Em boletim divulgado mais cedo, os médicos que o assistiam informaram sobre uma piora do estado de saúde do escritor, com agravamento das funções renal, pulmonar e circulatória, que evoluíram para um quadro de falência múltipla orgânica. A nota foi assinada pelo cardiologista intensivista Roberto Munimis.

Rubem Alves nasceu em Dores da Boa Esperança, no sul de Minas Gerais, em 15 de setembro de 1933, e morava em Campinas, onde mantinha um instituto para promover a inserção social por meio da educação. O Instituto Rubem Alves também dá assistência a educadores.

Amante da vida

Além de escritor e pedagogo, Rubem Alves era poeta, filósofo, cronista, contador de histórias, ensaísta, teólogo, psicanalista, acadêmico e autor de livros para crianças. Era considerado um dos intelectuais mais respeitados do Brasil, tendo sido uma das principais referências no pensamento sobre educação.
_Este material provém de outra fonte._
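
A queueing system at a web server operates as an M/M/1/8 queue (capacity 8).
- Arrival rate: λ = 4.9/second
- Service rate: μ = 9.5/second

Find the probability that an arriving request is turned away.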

Memória: “Educar com o coração” – entrevista de Rubem Alves à Revista dos Bancários de dezembro de 2003 “a escola tradicional é muito movida a tempos mecânicos, em descompasso com a naturalidade do ato de ensinar e de aprender”

    “Meu pai era rico, quebrou, ficou pobre. Tivemos de nos mudar. Dos tempos de pobreza só tenho memórias de felicidade. Conheci o sofrimento quando melhoramos de vida e nos mudamos para o Rio de Janeiro. Meu pai, com boas intenções, me matriculou num dos colégios mais famosos do Rio. Foi então que me descobri caipira. Meus colegas cariocas não perdoaram meu sotaque mineiro e me fizeram motivo de chacota. Grande solidão, sem amigos. Encontrei acolhimento na religião. Religião é um bom refúgio para os marginalizados”, relata, no site do instituto que leva seu nome.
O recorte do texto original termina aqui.